You know that old saying "if you think everyone in a room is an asshole, maybe it's really you that is the asshole"? Well Readers, I've just had a gut check.

Back to the fence issue.

To get my fence fixed - I actually have to deal with two neighbors. Since the properties are offset, I share a fence with cheap ass neighbor, and then a 15 foot segment with another neighbor. Since I wasn't going to ask him to pay anything - he hasn't been an issue for me. Most neighbors don't care when they don't have to pay.

I've never seen this guy. Didn't know anything about him. The only thought I've ever had about this guy is when I hated him once because he had tree trimmers in at 8 in the morning. Other than that - he was my favorite neighbor. I know someone lives there, but for all I know he's a vampire and only exists in the dead of night.

Now that cheap ass neighbor had signed onto the project - I got my guys lined up to start on Monday. So, Mr S. went over to let both neighbors know whats going on.

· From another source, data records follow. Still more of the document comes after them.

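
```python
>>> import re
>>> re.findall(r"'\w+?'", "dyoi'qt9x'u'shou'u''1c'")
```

["'qt9x'", "'shou'", "'1c'"]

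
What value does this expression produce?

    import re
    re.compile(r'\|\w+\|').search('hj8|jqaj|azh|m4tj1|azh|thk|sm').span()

(3, 9)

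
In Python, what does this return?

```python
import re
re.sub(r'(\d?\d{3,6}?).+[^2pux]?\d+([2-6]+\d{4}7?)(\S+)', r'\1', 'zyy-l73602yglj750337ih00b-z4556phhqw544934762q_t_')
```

Because the quantifier is non-greedy, it stops expanding at the earliest point where the rest of the pattern can succeed.
The replacement refers to a captured group, so each match is rewritten using its own captured text.

'zyy-l7360'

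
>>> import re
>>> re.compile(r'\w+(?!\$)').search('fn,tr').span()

`(?!…)`/`(?<!…)` only lets a position through if the neighbouring text does NOT match; no characters are consumed.
`search` walks the string left to right and returns the first match it finds.
The match spans [0:2] → 'fn'.

(0, 2)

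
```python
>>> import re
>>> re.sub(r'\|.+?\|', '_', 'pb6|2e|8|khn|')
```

'pb6_8_'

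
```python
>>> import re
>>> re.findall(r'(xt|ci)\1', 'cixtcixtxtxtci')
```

['xt']

After group 1 captures some text, `\1` only succeeds where that same text appears again.
Because there's exactly one group, `findall` drops the full match and keeps group 1 from the one hit.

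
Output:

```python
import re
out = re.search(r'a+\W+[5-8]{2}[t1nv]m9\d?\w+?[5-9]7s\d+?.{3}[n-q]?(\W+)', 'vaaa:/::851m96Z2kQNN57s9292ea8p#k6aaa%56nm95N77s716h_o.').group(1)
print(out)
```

#

The match spans [1:32] → 'aaa:/::851m96Z2kQNN57s9292ea8p#'.
Captured: group 1 = '#'.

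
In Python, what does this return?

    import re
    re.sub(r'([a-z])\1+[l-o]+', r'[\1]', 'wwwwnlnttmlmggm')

'[w][t][g]'

`\1` is not a pattern — it's the concrete string captured by group 1, re-applied verbatim.
Matches: at [0:7] → 'wwwwnln'; at [7:12] → 'ttmlm'; at [12:15] → 'ggm'.
The replacement refers to a captured group, so each match is rewritten using its own captured text.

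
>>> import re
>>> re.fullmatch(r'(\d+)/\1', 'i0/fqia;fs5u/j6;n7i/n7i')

None

A backreference is literal: `\1` must see the identical characters the first group matched.
`re.fullmatch` requires the pattern to consume the entire string.
Here the string isn't matched end-to-end, so the call returns None.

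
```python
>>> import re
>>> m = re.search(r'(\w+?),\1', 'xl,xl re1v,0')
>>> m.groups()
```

('xl',)

`\1` has to match the exact text group 1 already captured.
`re.search` scans for the first position where the pattern succeeds.
The match spans [0:5] → 'xl,xl'.
Captured: group 1 = 'xl'.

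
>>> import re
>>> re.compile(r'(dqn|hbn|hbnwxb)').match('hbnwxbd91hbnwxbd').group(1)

'hbn'

Alternation tries branches left to right and keeps the first one that lets the overall match succeed at that position.
`re.match` won't scan ahead — the pattern has to work from the very first character.
The match spans [0:3] → 'hbn'.
Captured: group 1 = 'hbn'.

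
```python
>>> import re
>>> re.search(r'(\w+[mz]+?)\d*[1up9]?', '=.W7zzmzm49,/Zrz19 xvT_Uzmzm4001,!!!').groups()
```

This matches one or more of a word character, then one or more of one of [mz] (lazy) (captured); then zero or more of a digit, then optionally one of [1up9].
`re.search` tries every starting position until one works.
The match spans [2:11] → 'W7zzmzm49'.
Captured: group 1 = 'W7zzmzm'.

('W7zzmzm',)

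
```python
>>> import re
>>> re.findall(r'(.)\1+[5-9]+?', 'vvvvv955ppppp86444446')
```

['v', 'p', '4']

`\1` has to match the exact text group 1 already captured.
Matches: at [0:6] match 'vvvvv9', group 1 = 'v'; at [8:14] match 'ppppp8', group 1 = 'p'; at [15:21] match '444446', group 1 = '4'.
`findall` collects group 1 from each match (3 total).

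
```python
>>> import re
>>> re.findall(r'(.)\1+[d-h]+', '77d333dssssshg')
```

`\1` is not a pattern — it's the concrete string captured by group 1, re-applied verbatim.
With a single group, `findall` returns only what that group captured — 3 items.

['7', '3', 's']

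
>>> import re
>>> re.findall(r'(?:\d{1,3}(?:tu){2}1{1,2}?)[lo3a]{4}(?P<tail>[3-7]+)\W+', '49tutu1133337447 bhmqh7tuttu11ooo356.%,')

This matches 1 to 3 of a digit, then the literal 'tu' repeated 2 times, then 1 to 2 of the literal '1' (lazy) (non-capturing group); then exactly 4 of one of [lo3a]; then one or more of a character in [3-7] (captured as 'tail'); then one or more of a non-word character.
Scanning left to right: at [0:17] match '49tutu1133337447 ', group 1 = '7447'.
With a single group, `findall` returns only what that group captured — 1 item.

['7447']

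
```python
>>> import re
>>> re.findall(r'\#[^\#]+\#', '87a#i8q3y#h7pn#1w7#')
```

With no groups in the pattern, `findall` gives back each whole match — 2 here.

['#i8q3y#', '#1w7#']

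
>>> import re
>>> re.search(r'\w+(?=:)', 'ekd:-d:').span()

The `(?=…)`/`(?<=…)` assertion just peeks at neighbouring text; it doesn't advance the match position.
`re.search` tries every starting position until one works.
The match spans [0:3] → 'ekd'.

(0, 3)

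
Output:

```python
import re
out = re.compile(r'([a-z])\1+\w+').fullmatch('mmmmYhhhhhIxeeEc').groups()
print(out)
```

The match spans [0:16] → 'mmmmYhhhhhIxeeEc'.
Captured: group 1 = 'm'.

('m',)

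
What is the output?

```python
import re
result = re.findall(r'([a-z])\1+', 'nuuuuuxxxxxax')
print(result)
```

A backreference is literal: `\1` must see the identical characters the first group matched.
Matches: at [1:6] match 'uuuuu', group 1 = 'u'; at [6:11] match 'xxxxx', group 1 = 'x'.
`findall` collects group 1 from each match (2 total).

['u', 'x']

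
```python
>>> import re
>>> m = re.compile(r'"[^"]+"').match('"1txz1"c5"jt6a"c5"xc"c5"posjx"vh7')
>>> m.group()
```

`re.match` only tries the pattern at the start of the string.
The match spans [0:7] → '"1txz1"'.

'"1txz1"'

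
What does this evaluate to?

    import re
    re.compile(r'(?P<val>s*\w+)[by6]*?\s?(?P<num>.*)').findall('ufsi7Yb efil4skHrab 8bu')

[('ufsi7Yb', 'efil4skHrab 8bu')]

This matches zero or more of the literal 's', then one or more of a word character (captured as 'val'); then zero or more of one of [by6] (lazy), then optionally whitespace; then zero or more of any character (captured as 'num').
Scanning left to right: at [0:23] match 'ufsi7Yb efil4skHrab 8bu', groups = ('ufsi7Yb', 'efil4skHrab 8bu').
2 groups means the one result is a tuple of 2 captured strings — 1 here.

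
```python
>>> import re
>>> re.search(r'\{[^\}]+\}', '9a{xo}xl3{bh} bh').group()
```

The match spans [2:6] → '{xo}'.

'{xo}'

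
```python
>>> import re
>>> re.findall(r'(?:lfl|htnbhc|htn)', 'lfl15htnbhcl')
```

Alternation tries branches left to right and keeps the first one that lets the overall match succeed at that position.
With no groups in the pattern, `findall` gives back each whole match — 2 here.

['lfl', 'htnbhc']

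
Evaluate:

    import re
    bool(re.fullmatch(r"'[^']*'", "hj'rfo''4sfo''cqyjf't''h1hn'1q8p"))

False

`re.fullmatch` requires the pattern to consume the entire string.
Here there's no way to consume every character, so the call returns None, and `bool(None)` is False.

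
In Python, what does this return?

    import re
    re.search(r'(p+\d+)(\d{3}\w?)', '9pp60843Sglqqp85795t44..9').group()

'pp60843S'

Pattern: one or more of the literal 'p', then one or more of a digit (captured); then exactly 3 of a digit, then optionally a word character (captured).
The match spans [1:9] → 'pp60843S'.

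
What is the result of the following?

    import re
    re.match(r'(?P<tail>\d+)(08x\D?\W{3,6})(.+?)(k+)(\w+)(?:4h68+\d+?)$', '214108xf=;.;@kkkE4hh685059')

None

Pattern: one or more of a digit (captured as 'tail'); then the literal '08x', then optionally a non-digit, then 3 to 6 of a non-word character (captured); then one or more of any character (lazy) (captured); then one or more of a literal 'k' (captured); then one or more of a word character (captured); then the literal '4h6', then one or more of the literal '8', then one or more of a digit (lazy) (non-capturing group); then anchored at the end.
`match` is anchored at position 0; if the pattern doesn't fit there, it returns None.
Here the string doesn't start with a match, so the call returns None.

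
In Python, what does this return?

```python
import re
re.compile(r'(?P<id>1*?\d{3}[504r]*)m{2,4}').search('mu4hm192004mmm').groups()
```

The pattern matches zero or more of a literal '1' (lazy), then exactly 3 of a digit, then zero or more of one of [504r] (captured as 'id'); then 2 to 4 of a literal 'm'.
`re.search` scans for the first position where the pattern succeeds.
The match spans [5:14] → '192004mmm'.
Captured: group 1 = '192004'.

('192004',)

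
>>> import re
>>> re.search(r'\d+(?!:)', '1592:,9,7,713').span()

(0, 3)

The negative lookaround is zero-width — it rules out positions where the adjacent text would match, without consuming anything.
The match spans [0:3] → '159'.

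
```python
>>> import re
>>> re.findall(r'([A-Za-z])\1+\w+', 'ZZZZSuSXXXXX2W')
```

['Z']

After group 1 captures some text, `\1` only succeeds where that same text appears again.
Because there's exactly one group, `findall` drops the full match and keeps group 1 from the one hit.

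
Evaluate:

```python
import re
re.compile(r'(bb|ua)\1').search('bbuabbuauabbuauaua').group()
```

'uaua'

`\1` is not a pattern — it's the concrete string captured by group 1, re-applied verbatim.
`re.search` scans for the first position where the pattern succeeds.
The match spans [6:10] → 'uaua'.
Captured: group 1 = 'ua'.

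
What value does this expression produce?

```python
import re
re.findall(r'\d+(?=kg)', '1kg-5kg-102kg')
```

The positive lookaround only admits positions where the adjacent text matches; those characters stay outside the span.
Scanning left to right: at [0:1] → '1'; at [4:5] → '5'; at [8:11] → '102'.
Since nothing is captured, `findall` lists the 3 matched substrings directly.

['1', '5', '102']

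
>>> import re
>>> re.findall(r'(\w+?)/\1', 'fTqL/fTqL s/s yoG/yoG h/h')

`\1` is not a pattern — it's the concrete string captured by group 1, re-applied verbatim.
Matches: at [0:9] match 'fTqL/fTqL', group 1 = 'fTqL'; at [10:13] match 's/s', group 1 = 's'; at [14:21] match 'yoG/yoG', group 1 = 'yoG'; at [22:25] match 'h/h', group 1 = 'h'.
`findall` collects group 1 from each match (4 total).

['fTqL', 's', 'yoG', 'h']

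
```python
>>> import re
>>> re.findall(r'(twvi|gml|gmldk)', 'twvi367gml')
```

['twvi', 'gml']

One capturing group, so `findall` returns just the captured substring from each match — 2 in all.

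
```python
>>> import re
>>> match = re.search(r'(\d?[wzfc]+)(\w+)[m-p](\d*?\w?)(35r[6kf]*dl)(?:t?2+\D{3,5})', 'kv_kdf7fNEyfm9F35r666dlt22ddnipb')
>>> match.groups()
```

The match spans [5:31] → 'f7fNEyfm9F35r666dlt22ddnip'.
Captured: group 1 = 'f', group 2 = '7fNEyf', group 3 = '9F', group 4 = '35r666dl'.

('f', '7fNEyf', '9F', '35r666dl')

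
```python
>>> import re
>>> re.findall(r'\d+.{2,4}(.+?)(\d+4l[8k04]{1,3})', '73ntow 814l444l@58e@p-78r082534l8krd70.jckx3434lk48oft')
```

This matches one or more of a digit, then 2 to 4 of any character; then one or more of any character (lazy) (captured); then one or more of a digit, then the literal '4l', then 1 to 3 of one of [8k04] (captured).
The `?` after the quantifier makes it lazy — it takes as little as possible before letting the rest of the pattern try.
Scanning left to right: at [0:14] match '73ntow 814l444', groups = (' ', '814l444'); at [16:34] match '58e@p-78r082534l8k', groups = ('78r', '082534l8k'); at [36:51] match '70.jckx3434lk48', groups = ('x', '3434lk48').
2 groups means each result is a tuple of 2 captured strings — 3 here.

[(' ', '814l444'), ('78r', '082534l8k'), ('x', '3434lk48')]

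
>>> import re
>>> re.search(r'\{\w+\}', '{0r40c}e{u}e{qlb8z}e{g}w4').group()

'{0r40c}'

`re.search` scans for the first position where the pattern succeeds.
The match spans [0:7] → '{0r40c}'.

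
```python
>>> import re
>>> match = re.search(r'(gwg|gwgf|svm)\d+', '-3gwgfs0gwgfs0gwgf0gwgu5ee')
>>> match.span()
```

(14, 19)

`search` walks the string left to right and returns the first match it finds.
The match spans [14:19] → 'gwgf0'.
Captured: group 1 = 'gwgf'.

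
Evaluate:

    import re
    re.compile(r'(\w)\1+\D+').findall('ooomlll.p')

`\1` has to match the exact text group 1 already captured.
Matches: at [0:9] match 'ooomlll.p', group 1 = 'o'.
With a single group, `findall` returns only what that group captured — 1 item.

['o']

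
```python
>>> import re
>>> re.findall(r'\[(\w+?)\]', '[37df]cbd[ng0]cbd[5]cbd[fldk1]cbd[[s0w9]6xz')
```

Because there's exactly one group, `findall` drops the full match and keeps group 1 from each hit.

['37df', 'ng0', '5', 'fldk1', 's0w9']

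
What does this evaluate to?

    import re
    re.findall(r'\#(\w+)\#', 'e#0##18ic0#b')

With a single group, `findall` returns only what that group captured — 2 items.

['0', '18ic0']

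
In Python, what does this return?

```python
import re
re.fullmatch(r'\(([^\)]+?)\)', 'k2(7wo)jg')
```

None

`fullmatch` succeeds only if the pattern covers the string from start to end.
Here there's no way to consume every character, so the call returns None.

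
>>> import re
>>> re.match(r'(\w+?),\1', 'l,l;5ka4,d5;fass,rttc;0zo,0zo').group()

`match` is anchored at position 0; if the pattern doesn't fit there, it returns None.
The match spans [0:3] → 'l,l'.

'l,l'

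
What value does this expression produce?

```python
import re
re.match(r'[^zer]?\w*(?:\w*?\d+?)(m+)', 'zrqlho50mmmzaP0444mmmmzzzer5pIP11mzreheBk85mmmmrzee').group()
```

'zrqlho50mmmzaP0444mmmmzzzer5pIP11mzreheBk85mmmm'

`re.match` only tries the pattern at the start of the string.
The match spans [0:47] → 'zrqlho50mmmzaP0444mmmmzzzer5pIP11mzreheBk85mmmm'.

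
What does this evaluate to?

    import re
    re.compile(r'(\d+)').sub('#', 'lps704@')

'lps#@'

The pattern matches one or more of a digit (captured).
Matches: at [3:6] → '704'.
Every occurrence is swapped for '#'.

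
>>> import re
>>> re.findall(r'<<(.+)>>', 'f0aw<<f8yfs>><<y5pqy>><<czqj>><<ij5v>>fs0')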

He comes rushing back into the house in a very excited way and says "you have got to sit down". Immediately I think "fuck - which one of those assholes changed their minds"?

This is what he tells me.

Corner neighbor (who I now have to make up a nickname for) tells Mr S. "Don't let Cheap ass neighbor into my yard". Cheap ass neighbor steals from him, and has even been into his house. He also blames him for the dead spots on his lawn.

At this point I'm loving that Mr S. is dealing with these people. I'm curious by nature and would have probed further - because that all sounds crazy to me. But, Mr S. is smart and understands that if he knows more details we will be expected to take sides.

We just want our fence fixed dammit!

Anyway - it makes my issues seem not even like issues. They mostly involve wanting to walk around in my underwear in my house without having to see a neighbors head above the fence line.

All I know is that I'm glad I have a violent urge to move every 5 years because these people are sort of crazy.